Not only is there more competition now to get you back on your A game, might as well make the connections you always yearned for that you couldn’t snag before due to the whooping exclusive entrance fees in night clubs and the Polo Bar in NYC.

But in all seriousness, dealing with a tick in prices is no fun, especially when you know others have more discretionary income and flexibility when it comes to how and where they spend without it breaking the bank. The key to real financial freedom and flexibility is not to trade your time for money.

To test if you’re really financially successful and can depend on yourself not some hike in prices to derail you, see if you can live the same way or even better while not having any massive homebuying spree from East Coast socialities ruin your lifestyle.

Given inflation is fastest in the South according to the Bureau of Labor Statistics, if you own majority of equity in your home with either preferably a traditional rate mortgage on top, not an ARM that resets to a higher rate every few years, you are on stable ground. Alongside this, make sure to always keep 6–12 months of cash equivalent to living expenses to truly stay afloat. You’ll be surprised how many billionaires are low on cash.

If you’re living paycheck-to-paycheck, earning less or hopefully no more than $250k per year, then inflation will bite you more than anything on staple goods since living frugally is most grueling for these folks due to the regressive tax system.

 However, living within your means, contributing over 30% of your paycheck to your portfolio and retirement regularly and on a consistent basis, becoming more entrepreneurial, and not getting jealous of those newcomers around you is key.
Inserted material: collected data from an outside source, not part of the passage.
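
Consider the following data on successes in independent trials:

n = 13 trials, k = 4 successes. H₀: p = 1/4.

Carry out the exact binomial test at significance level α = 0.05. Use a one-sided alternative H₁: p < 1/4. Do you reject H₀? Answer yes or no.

Exact binomial: n=13, k=4, p₀=1/4=0.2500
P(X≤4) from Σ C(n,i)·p₀^i·(1−p₀)^(n−i)
p-value (one-sided, H₁ less) = 0.79396
At α=0.05: p ≥ α → fail to reject H₀

reject H₀: no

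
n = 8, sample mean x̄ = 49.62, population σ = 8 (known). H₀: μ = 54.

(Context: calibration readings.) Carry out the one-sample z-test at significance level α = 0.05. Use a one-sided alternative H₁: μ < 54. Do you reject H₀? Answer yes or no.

SE = σ/√n = 8/√8 = 2.8284
z = (x̄−μ₀)/SE = (49.62−54)/2.8284 = -1.5486
p-value (one-sided, H₁ less) = 0.06074
At α=0.05: p ≥ α → fail to reject H₀

reject H₀: no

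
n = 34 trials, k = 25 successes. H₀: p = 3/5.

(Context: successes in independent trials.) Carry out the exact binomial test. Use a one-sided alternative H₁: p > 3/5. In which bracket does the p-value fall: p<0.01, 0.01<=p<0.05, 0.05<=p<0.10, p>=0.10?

p-value bracket: 0.05<=p<0.10

Exact binomial: n=34, k=25, p₀=3/5=0.6000
P(X≥25) from Σ C(n,i)·p₀^i·(1−p₀)^(n−i)
p-value (one-sided, H₁ greater) = 0.07316
→ bracket: 0.05<=p<0.10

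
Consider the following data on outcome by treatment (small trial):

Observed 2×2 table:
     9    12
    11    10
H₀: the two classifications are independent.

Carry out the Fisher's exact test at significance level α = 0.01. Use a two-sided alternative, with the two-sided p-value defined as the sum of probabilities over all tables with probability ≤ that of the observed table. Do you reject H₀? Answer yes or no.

Margins: r₁=21, r₂=21, c₁=20, c₂=22, n=42
p_obs = C(21,9)·C(21,11)/C(42,20); sum pmf over tables with pmf ≤ p_obs
p-value (two-sided) = 0.75786
At α=0.01: p ≥ α → fail to reject H₀

reject H₀: no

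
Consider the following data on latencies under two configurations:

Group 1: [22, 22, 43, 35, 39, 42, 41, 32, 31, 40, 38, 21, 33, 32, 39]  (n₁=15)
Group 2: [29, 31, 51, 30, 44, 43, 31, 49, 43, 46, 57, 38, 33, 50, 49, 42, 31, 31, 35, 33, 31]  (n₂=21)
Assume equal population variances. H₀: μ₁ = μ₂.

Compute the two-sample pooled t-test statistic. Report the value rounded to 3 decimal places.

test statistic = -1.951

x̄₁=34.000, s₁=7.426, n₁=15
x̄₂=39.381, s₂=8.634, n₂=21
s_p² = [14·7.426² + 20·8.634²]/34 = 66.5574
SE = √(s_p²·(1/15+1/21)) = 2.7580
t = (34.000−39.381)/2.7580 = -1.9510
df = 34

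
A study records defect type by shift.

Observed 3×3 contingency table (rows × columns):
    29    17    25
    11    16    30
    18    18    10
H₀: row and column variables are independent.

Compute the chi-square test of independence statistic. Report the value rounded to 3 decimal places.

Row totals [71, 57, 46], col totals [58, 51, 65], n=174
χ² = (29−23.67)²/23.67 + (17−20.81)²/20.81 + (25−26.52)²/26.52 + (11−19.00)²/19.00 + (16−16.71)²/16.71 + (30−21.29)²/21.29 + (18−15.33)²/15.33 + (18−13.48)²/13.48 + (10−17.18)²/17.18 = 13.9262
df = 4

test statistic = 13.926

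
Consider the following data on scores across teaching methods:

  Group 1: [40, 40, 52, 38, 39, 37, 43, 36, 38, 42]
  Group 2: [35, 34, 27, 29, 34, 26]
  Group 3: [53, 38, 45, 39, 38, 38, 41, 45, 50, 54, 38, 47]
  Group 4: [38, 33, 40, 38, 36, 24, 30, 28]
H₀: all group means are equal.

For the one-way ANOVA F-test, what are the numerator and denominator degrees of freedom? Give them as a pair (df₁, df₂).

k = 4 groups, N = 36 total
df = (k−1, N−k) = (4−1, 36−4) = (3, 32)

degrees of freedom = [3, 32]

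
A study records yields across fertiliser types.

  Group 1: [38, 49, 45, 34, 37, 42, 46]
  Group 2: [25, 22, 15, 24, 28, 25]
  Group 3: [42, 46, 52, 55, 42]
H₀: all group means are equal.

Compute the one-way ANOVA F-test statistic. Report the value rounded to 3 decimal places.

Group means [41.57, 23.17, 47.40], grand mean 37.056
SSB = Σnᵢ(x̄ᵢ−x̄)² = 1835.197; SSW = ΣΣ(x−x̄ᵢ)² = 415.748
MSB = 1835.197/2 = 917.5984; MSW = 415.748/15 = 27.7165
F = MSB/MSW = 33.1066
df = (2, 15)

test statistic = 33.107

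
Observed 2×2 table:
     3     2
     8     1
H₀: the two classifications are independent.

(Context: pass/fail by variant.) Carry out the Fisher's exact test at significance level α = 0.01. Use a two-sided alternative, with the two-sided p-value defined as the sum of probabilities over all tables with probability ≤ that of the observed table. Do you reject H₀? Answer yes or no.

reject H₀: no

Margins: r₁=5, r₂=9, c₁=11, c₂=3, n=14
p_obs = C(5,3)·C(9,8)/C(14,11); sum pmf over tables with pmf ≤ p_obs
p-value (two-sided) = 0.50549
At α=0.01: p ≥ α → fail to reject H₀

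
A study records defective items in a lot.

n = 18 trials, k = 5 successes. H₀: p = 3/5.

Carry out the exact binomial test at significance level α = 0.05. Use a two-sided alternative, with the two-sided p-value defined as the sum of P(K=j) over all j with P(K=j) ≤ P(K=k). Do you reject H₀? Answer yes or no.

reject H₀: yes

Exact binomial: n=18, k=5, p₀=3/5=0.6000
P(X=j) = C(n,j)·p₀^j·(1−p₀)^(n−j); p = Σ P(X=j) over j with P(X=j) ≤ P(X=5)
p-value (two-sided) = 0.00707
At α=0.05: p < α → reject H₀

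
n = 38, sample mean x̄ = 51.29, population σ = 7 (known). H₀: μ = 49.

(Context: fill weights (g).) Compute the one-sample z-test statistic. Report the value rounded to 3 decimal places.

test statistic = 2.017

SE = σ/√n = 7/√38 = 1.1355
z = (x̄−μ₀)/SE = (51.29−49)/1.1355 = 2.0166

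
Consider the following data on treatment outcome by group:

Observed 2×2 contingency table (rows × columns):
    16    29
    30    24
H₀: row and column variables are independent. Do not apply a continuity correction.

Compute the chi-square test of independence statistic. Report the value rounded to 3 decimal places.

Row totals [45, 54], col totals [46, 53], n=99
χ² = (16−20.91)²/20.91 + (29−24.09)²/24.09 + (30−25.09)²/25.09 + (24−28.91)²/28.91 = 3.9470
df = 1

test statistic = 3.947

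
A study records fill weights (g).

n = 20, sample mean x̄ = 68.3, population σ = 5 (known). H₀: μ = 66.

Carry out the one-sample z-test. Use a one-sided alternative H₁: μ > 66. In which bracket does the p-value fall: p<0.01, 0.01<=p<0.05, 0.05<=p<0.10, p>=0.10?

SE = σ/√n = 5/√20 = 1.1180
z = (x̄−μ₀)/SE = (68.3−66)/1.1180 = 2.0572
p-value (one-sided, H₁ greater) = 0.01983
→ bracket: 0.01<=p<0.05

p-value bracket: 0.01<=p<0.05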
By the time you know it, you’ll get to their level someday!

If you’re a life-long, born and raised Floridian, having wealthier residents move in next door may not disturb the quality of life after all if you’re prudent and logical with your spending. 

In fact, nothing should bother you if you have the emotional stability and mental fortitude to keep pushing and focus on what you can appreciate. If there’s one way to adopt this mentality, it’s from those who were able to afford to be your new neighbor in the first place.